With very few exceptions, divorcing couples can
and should themselves determine their post divorce rights and
responsibilities with regard to most issues, especially those
involving child custody. Preferably this should occur outside the
courtroom. If the divorcing couple cannot reach this agreement
without the assistance of third parties, we strongly recommend the
use of collaborative law
methods of dispute resolution (see our web page on
collaborative divorce).
If the issue of custody of the children can be
bargained in the shadow of the law, there will be a reduction in the
animosity that may exist between the parties and there will be
developed agreements ensuring that the children will have a close
and continuing relationship with both parents after the marriage is
dissolved. Open lines of communication will not only facilitate the
reduction and resolution of social emotional conflicts of divorcing
parents, but more important, the children will be spared the
unnecessary and destructive discord between their parents. This will
facilitate the children's positive development.
Texas law provides that the best interest of the
child shall always be the primary consideration of the court in
determining questions of custody, and it should be the primary
consideration of parents outside the courtroom.
If the issue of custody cannot be resolved by the
divorcing couple, then the court is called to apply rules
determining what is in the best interest of a child.
Texas courts have considered, although this is not
an exhaustive list, the following factors in ascertaining the best
interest of the child:
- The desires of the child;
- The emotional and physical needs of the child
now and in the future;
- The emotional and physical danger to the child
now and in the future;
- The parental abilities of the individuals
seeking custody;
- The programs available to assist these
individuals to promote the best interest of the child;
- The plans the individuals seeking custody have
for the child;
- The stability of the homes of the individuals
seeking custody;
- The acts or omissions of the parent which may
indicate that the existing parent- child relationship is not a
proper one; and
- Any excuse for the acts or omissions of the
parent.
Visitation
Guidelines
Generally, when divorcing parents hassle over
visitation, they put their own needs above those of their children. This in turn leads to an undermining of their own relationship with
the children as well as burdening them with guilt. Because the visit
is one of the few times that the visiting parent has personal
contact with the children, the visit should be meaningful for both
the visiting parent and the children. While the parents may not be
able to get along, the children still need both parents.
Visitation
exists primarily for the children and not for the parents. It is always best for the parents to agree on a
visitation schedule and take into account each child's age and such
factors as the child's schooling and whether there will be long
distance travel.
The guidelines for visitation are based on the
assumption that it is beneficial for any child to receive
affectionate care from both parents. The following guidelines
may assist in reaching and maintaining visitation arrangements in
the best interests of the child(ren):
- Remember the welfare of your children comes
first--see to it that their emotional needs are met and give
them the opportunity to develop normally under the
circumstances.
- Remember that visitation with the non-custodial
parent is needed and is helpful to the development and future
welfare of your children.
- Visitation should be pleasant not only for the
children but also for both parents. Common sense should prevail
in the granting and exercising of visitation rights.
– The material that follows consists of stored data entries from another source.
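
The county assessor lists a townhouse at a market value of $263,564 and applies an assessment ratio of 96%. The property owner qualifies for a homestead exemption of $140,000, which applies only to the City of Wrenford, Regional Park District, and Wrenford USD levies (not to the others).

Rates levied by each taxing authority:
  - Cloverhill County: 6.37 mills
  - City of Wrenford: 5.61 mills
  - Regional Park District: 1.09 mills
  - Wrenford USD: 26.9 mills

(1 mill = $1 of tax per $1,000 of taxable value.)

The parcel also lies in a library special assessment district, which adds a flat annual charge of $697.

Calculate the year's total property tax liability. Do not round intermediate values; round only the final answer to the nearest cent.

$6,106.27

Assessed value = $263,564 × 0.96 = $253,021.44
Cloverhill County: $253,021.44 × 0.00637 = $1,611.7465728
City of Wrenford: ($253,021.44 − $140,000) × 0.00561 = $113,021.44 × 0.00561 = $634.0502784
Regional Park District: ($253,021.44 − $140,000) × 0.00109 = $113,021.44 × 0.00109 = $123.1933696
Wrenford USD: ($253,021.44 − $140,000) × 0.0269 = $113,021.44 × 0.0269 = $3,040.276736
Levies subtotal = $5,409.2669568
Total = $5,409.2669568 + $697 = $6,106.2669568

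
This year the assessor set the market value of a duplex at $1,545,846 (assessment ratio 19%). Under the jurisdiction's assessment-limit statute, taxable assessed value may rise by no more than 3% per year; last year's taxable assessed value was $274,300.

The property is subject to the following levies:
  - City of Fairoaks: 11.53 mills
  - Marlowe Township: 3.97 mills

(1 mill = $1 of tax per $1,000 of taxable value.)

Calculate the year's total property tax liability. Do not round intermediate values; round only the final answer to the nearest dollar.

Uncapped assessed value = $1,545,846 × 0.19 = $293,710.74
Cap limit = $274,300 × 1.03 = $282,529
Taxable assessed value = min($293,710.74, $282,529) = $282,529 (cap binds)
City of Fairoaks: $282,529 × 0.01153 = $3,257.55937
Marlowe Township: $282,529 × 0.00397 = $1,121.64013
Total = $4,379.1995

$4,379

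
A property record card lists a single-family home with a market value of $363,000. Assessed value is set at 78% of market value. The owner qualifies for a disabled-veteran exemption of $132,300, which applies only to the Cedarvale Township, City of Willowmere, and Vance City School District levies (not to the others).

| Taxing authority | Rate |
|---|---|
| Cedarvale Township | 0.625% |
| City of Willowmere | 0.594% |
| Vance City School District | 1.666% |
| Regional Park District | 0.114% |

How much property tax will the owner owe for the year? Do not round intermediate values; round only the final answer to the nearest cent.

$4,674.51

Assessed value = $363,000 × 0.78 = $283,140
Cedarvale Township: ($283,140 − $132,300) × 0.00625 = $150,840 × 0.00625 = $942.75
City of Willowmere: ($283,140 − $132,300) × 0.00594 = $150,840 × 0.00594 = $895.9896
Vance City School District: ($283,140 − $132,300) × 0.01666 = $150,840 × 0.01666 = $2,512.9944
Regional Park District: $283,140 × 0.00114 = $322.7796
Total = $4,674.5136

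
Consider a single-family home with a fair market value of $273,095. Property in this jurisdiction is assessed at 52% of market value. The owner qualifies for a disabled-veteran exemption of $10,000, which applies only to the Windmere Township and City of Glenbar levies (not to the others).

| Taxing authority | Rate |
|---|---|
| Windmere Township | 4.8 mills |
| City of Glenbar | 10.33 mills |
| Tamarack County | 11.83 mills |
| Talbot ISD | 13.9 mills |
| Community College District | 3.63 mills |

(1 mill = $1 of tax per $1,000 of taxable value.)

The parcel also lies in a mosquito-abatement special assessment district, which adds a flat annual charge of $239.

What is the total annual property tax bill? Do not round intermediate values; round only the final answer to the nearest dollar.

Assessed value = $273,095 × 0.52 = $142,009.4
Windmere Township: ($142,009.4 − $10,000) × 0.0048 = $132,009.4 × 0.0048 = $633.64512
City of Glenbar: ($142,009.4 − $10,000) × 0.01033 = $132,009.4 × 0.01033 = $1,363.657102
Tamarack County: $142,009.4 × 0.01183 = $1,679.971202
Talbot ISD: $142,009.4 × 0.0139 = $1,973.93066
Community College District: $142,009.4 × 0.00363 = $515.494122
Levies subtotal = $6,166.698206
Total = $6,166.698206 + $239 = $6,405.698206

$6,406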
- Visitation should always help your children
maintain a positive relationship with their visiting parent.
- Visitation should not take place only in the
children's home. The non-custodial parent may want the children
to visit his or her home overnight.
- Keep a visitation schedule and inform the
custodial parent when you cannot keep an appointment. Not
keeping a visit without notifying the other parent may be
construed by the child as rejection.
- Children's plans for the weekend should not be
used as a reason for denying visitation. If the children's plans
conflict with a scheduled visitation but are in the best
interest of the children, parents and the children should work
out the problem together.
- Visitation should not be used by the visiting
parent as a means to check on the other parent. Children should
not be quizzed for this kind of information.
- Children may have problems following
visitation, and both parents should make every effort to discuss
these problems and to agree on ways to deal with such problems.
- Both parents should strive for agreement in
decisions pertaining to their children, especially regarding
discipline, so that one parent is not undermining the other's
efforts.
- Be discreet when you expose your children to
any members of the opposite sex with whom you may be emotionally
involved. Having other people participate during visitation
periods dilutes the parent-child experience during visitation.
Children may come to believe that the visiting parent does not
have time for them.
- Keep in mind that your children's future
attitude, outlook, and emotional development is important and
that uncomplicated visitation is essential.